The minorities of Bangladesh, especially the Hindus, were specific targets of the Pakistani Army. The Hindus, who account for three-fourths of the refugees and a majority of the dead, have borne the brunt of the Muslim military’s hatred.
It has been alleged that this widespread violence against Hindus was motivated by a policy to purge East Pakistan of what was seen as Hindu and Indian influences. The genocide and atrocities were also perpetrated by lower-ranking officers and ordinary soldiers. These “willing executioners” were fueled by an abiding anti-Bengali racism, especially against the Hindu minority.
The Hindus among the Bengalis were as Jews to the Nazis. More than 60% of the Bengali refugees who fled to India were Hindus There was widespread killing of Hindu males, and rapes of women. Members of the Hindu community who have been robbed of their lands and shops, systematically slaughtered, and in some places, their homes were painted with yellow patches marked “H”. All of this has been officially sanctioned, ordered and implemented under martial law from Islamabad. Buddhist temples and Buddhist monks were also attacked through the course of the year. Most of the massacres that took place in East Pakistan were targeted against the Hindus.
The Muzaffarabad massacre which took place on 3rd May 1971 was the massacre of the residents of predominantly Hindu village of Muzaffarabad. An estimated 300 Bengali Hindus, from 5 year old child to 80 years old men and women were killed in the massacre. More than 500 houses were burnt to ashes.In the Bakchar massacre On 21 April 1971, the Pakistan Army arrived in The village of Bakchar, Faridpur and began killing the Hindu population with the help from local collaborators.
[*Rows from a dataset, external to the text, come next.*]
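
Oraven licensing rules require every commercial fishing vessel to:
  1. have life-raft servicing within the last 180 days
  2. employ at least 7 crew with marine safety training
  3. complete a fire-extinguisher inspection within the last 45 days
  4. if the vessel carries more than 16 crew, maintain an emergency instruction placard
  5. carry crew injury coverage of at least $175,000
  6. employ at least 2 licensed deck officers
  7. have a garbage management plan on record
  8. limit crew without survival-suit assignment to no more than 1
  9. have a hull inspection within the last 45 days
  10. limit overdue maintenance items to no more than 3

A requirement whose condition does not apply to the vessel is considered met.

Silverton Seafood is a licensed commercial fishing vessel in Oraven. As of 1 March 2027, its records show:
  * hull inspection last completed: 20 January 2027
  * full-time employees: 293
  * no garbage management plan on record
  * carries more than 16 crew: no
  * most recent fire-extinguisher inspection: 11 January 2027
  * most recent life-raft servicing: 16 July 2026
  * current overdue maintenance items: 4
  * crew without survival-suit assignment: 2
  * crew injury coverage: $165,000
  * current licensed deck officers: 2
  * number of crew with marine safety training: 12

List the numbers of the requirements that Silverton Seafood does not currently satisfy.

1. life-raft servicing 228 days ago vs limit 180 → not met
2. crew with marine safety training 12 ≥ 7 → met
3. fire-extinguisher inspection 49 days ago vs limit 45 → not met
4. condition 'carries more than 16 crew' does not hold → requirement n/a → met
5. crew injury coverage $165,000 < $175,000 → not met
6. licensed deck officers 2 ≥ 2 → met
7. garbage management plan absent → not met
8. crew without survival-suit assignment 2 > 1 → not met
9. hull inspection 40 days ago vs limit 45 → met
10. overdue maintenance items 4 > 3 → not met
Not met: 1, 3, 5, 7, 8, 10

1, 3, 5, 7, 8, 10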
The Razakar forces attacked the Hindu inhabited portion of the Bakchar village and arrested nine Hindus.The Akhira massacre on 17 April 1971 was a massacre of the emigrating Hindus of the then Dinajpur district near Baraihat by the Pakistani army with collaboration from the local Razakar It is estimated that around 100 Hindus were killed in the massacre.The Jathibhanga massacre was one of the most devastating ones involving the persecution of Hindus. On the early morning of 23 April, the Hindus from the twelve villages of Jagannathpur, Chakhaldi, Singia, Chandipur, Alampur, Basudebpur, Gauripur, Milanpur, Khamarbhopla and Sukhanpokhari set out for India.
On their way, thousands of them gathered at a place called Jathibhanga for the onward journey. Soon after their arrival, the local collaborator blocked their exit routes. The Pakistani army, who had by then arrived in two military trucks, forced the fleeing Hindus to stand in lines and fired at them using machine guns. The killing spree went on till afternoon. The estimated casualty varies between 3,000 and 3,500.